Our desire for the delicious tuna grew at record speed. It was first advertised in 1954 in the USA as a canned replacement for chicken. Japan tripled their annual catch of bluefin in 1962-1965, and then our taste for tuna exploded, as munching sushi can be found in neighbourhood restaurants everywhere.
But, bluefin tuna was also fished for sport. In 1935, in Wedgeport, Nova Scotia, bluefin fishing saw a boom in tourism from our American neighbours and wealthy travellers worldwide. Fishing for sport was born.
“Those huge bluefin, found nowhere else in the world, rapidly transformed Wedgeport into a major tourist town, and the money and opportunity flowing from those fish transformed lives across the region. … With every huge fish landed on Wedgeport’s docks or left to die hanging from a giant beam in the sun, groups of anglers posing in front of its body, the Atlantic bluefin population lost some of its most powerful, most prodigious breeding adults. Fisherman gave those fish away, threw them away, or sold them for pennies.”
P.79
But the giant boost to the economy of Wedgeport based on the sport of fishing bluefin, a natural resource, was destined for doom.

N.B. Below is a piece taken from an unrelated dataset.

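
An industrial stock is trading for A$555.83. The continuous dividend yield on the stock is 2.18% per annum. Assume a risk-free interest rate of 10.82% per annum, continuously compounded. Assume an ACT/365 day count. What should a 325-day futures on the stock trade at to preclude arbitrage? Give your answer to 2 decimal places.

F = S·e^((r − q)T) = 555.83 · e^((0.1082 − 0.0218) × 325/365)
= 555.83 · e^0.076932 = 555.83 × 1.079969
F = A$600.28

A$600.28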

This is just the tip of the iceberg. I found out so much more than I bargained for when I cracked open this book. A religious group who wanted to own the ocean’s bluefin at any cost, the commercial fishing that almost killed off the bluefin, and the sport of bluefin fishing that diminished the population of this water’s fish but grew a thriving profit centre on land. There’s also a billion-dollar black market industry, commercial big money at stake around the globe, a 642-pound bluefin named Amelia, and so much more. Mostly, I learned that there is much to do and one person’s choices make a difference.
Scientists, governments, and people around the world are taking notice. Pinchin stresses that the choices we make today truly matter. There is hope for our oceans and for the bluefin. Kings of Their Own Ocean makes the case that it’s not too late. There’s plenty we can do to preserve our fish population and the astounding beauty of our oceans.

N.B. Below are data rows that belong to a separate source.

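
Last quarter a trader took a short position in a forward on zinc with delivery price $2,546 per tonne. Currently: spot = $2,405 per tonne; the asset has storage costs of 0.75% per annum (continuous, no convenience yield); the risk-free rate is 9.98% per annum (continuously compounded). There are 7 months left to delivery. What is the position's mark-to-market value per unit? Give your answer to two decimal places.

Current fair forward for the remaining 7 months: F = S·e^((r + u)·T), (r + u) = 0.0998 + 0.0075 = 0.1073
F = 2405 · e^(0.1073 × 7/12) = 2405 × 1.06459204 = 2560.3439
Value of long forward = (F − K)·e^(−rT) = (2560.3439 − 2546) · e^(−0.0998·7/12)
= 14.3439 × 0.94344551 = 13.53
Short position value = −(long value) = -$13.53

-$13.53 per tonne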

Kings of Their Own Ocean by Karen Pinchin is a standout. It has opened my mind, fed me information, offered options, and dazzled me. Pinchin has done it all within her glorious accomplishment, Kings of Their Own Ocean. It is a transforming piece of work.

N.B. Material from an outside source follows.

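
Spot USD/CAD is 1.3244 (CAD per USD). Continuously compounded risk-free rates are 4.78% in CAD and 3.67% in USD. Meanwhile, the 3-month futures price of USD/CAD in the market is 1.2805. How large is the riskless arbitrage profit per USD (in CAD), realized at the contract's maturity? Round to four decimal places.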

KAREN PINCHIN is an award-winning investigative journalist and culinary school graduate. A recent Tow Fellow at PBS’s Frontline, she graduated from Columbia Journalism School with a master of arts in science journalism and has since been supported by the Canada Council for the Arts and the Sloan Foundation. Her work has appeared in Scientific American, Canadian Geographic, Hakai Magazine, The Globe and Mail, and The Walrus, among other outlets. She lives, writes, and fishes in Halifax, Nova Scotia, with her husband, son, and a tankful of guppies.
Publisher: Knopf Canada (July 18, 2023)
Hardcover 9″ x 6″ | 320 pages
ISBN: 9781039000629
TMR’s Managing Editor Carrie Stanton has a BA in Political Science from the University of Calgary. She is the author of The Jewel and Beast Bot, and picture books, Emmie and the Fierce Dragon and The Gardener. Carrie loves to write stories that grow wings and transport readers everywhere. She reads and enjoys stories from every genre.